Por Bruno Figueiredo (*)

Imagine que tem que enviar um email importantíssimo e que de repente o rato do seu computador fica sem pilhas e não tem nenhumas para as substituir. Apenas pode usar o teclado. É um impedimento temporário para o qual não estamos muito preparados. Mas há quem tenha de operar um computador dessa forma sempre. Os sistemas operativos tipicamente suportam estas necessidades. Mas o mesmo não acontece com todos os sites e aplicações.

Quem desenha sites e aplicações sabe que deve ter em conta necessidades de acessibilidade. Sem obrigação legal que o justifique, esta necessidade rapidamente é passada para segundo plano. Afinal a acessibilidade só afecta meia dúzia de pessoas, certo? Errado. Além de pessoas com necessidades permanentes, que são cerca de 10% da população, todos podemos deparar com dificuldades de acessibilidade temporárias. Quando partimos um braço e teclar se torna difícil. Quando estamos num sitio barulhento e não conseguimos ouvir alguém ao telefone. Quando ficamos afónicos e não conseguimos interagir com o assistente de voz.

A acessibilidade digital afecta vários vectores: o acesso a conteúdos, o processamento transacional e o acesso físico ao dispositivo com que interagimos. Como é que um cego consegue ler um gráfico de barras? Como é que consegue preencher o IRS online? Como é que usa uma máquina de vending e paga com o seu cartão multibanco? Todos estes exemplos são coisas que damos por garantidas mas que se traduzem em dificuldades diárias para muitas pessoas.

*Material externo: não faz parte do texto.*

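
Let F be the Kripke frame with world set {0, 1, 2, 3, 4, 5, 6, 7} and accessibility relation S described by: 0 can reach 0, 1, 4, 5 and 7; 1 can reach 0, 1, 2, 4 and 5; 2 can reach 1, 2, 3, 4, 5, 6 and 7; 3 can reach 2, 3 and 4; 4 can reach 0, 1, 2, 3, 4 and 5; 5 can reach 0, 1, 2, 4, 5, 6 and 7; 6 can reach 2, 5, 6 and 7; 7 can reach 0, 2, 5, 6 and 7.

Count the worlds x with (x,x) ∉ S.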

Para tentar ultrapassar estas dificuldades, foi criado o European Accessibility Act, que se traduziu em Portugal no Decreto-Lei 82/2022. Pela primeira vez médias e grandes empresas terão a obrigação de adaptar os seus serviços e produtos de forma a que possam ser usados por todos, independentemente da sua condição.

Mas qual a sua abrangência? Todos os serviços de base digital devem ser adaptados. Ou seja, abarca aplicações móveis, sites (incluindo versões móveis), linhas de apoio telefónico automatizadas, máquinas de auto-serviço, mensagens enviadas por email ou SMS, mensagens publicitárias e até versões digitais alternativas de comunicação feita em papel.

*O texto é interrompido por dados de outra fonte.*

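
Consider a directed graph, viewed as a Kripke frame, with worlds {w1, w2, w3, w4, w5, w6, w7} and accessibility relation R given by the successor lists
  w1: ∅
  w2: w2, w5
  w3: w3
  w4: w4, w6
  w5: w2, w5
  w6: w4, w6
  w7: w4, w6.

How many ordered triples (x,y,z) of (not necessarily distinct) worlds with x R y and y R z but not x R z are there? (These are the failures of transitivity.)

R is transitive; there are no such tuples.

0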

Onde o dispositivo usado é do cliente, a adaptação pode ser expedita. Mas no caso de estarmos a falar de máquinas disponibilizadas ao cliente, como quiosques, há que respeitar também a acessibilidade física a essas máquinas. Têm de poder ser operadas por alguém em cadeira de rodas, ou por exemplo, ter portas acessíveis para fones para invisuais terem alguma privacidade na sua operação.

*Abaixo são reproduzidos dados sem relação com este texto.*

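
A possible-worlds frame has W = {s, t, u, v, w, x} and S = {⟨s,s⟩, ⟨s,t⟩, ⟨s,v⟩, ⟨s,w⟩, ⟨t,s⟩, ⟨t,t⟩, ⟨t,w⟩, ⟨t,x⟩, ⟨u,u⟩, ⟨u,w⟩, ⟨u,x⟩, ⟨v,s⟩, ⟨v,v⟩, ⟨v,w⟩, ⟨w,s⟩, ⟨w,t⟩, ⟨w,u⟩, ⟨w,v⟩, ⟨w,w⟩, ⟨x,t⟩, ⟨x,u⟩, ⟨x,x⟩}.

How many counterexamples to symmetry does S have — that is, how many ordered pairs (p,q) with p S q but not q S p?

S is symmetric; there are no such tuples.

0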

Obviamente que muitas empresas terão de procurar apoio especializado para fazer esta transição, algo que será necessário de acompanhar com uma cultura interna permanente de acessibilidade. Não só ligada ao design e desenvolvimento de sistemas mas também aos testes com utilizadores. É algo que há muito estava a ser adiado, mas que é fundamental para a inclusão e autonomia de todos, independentemente da sua condição.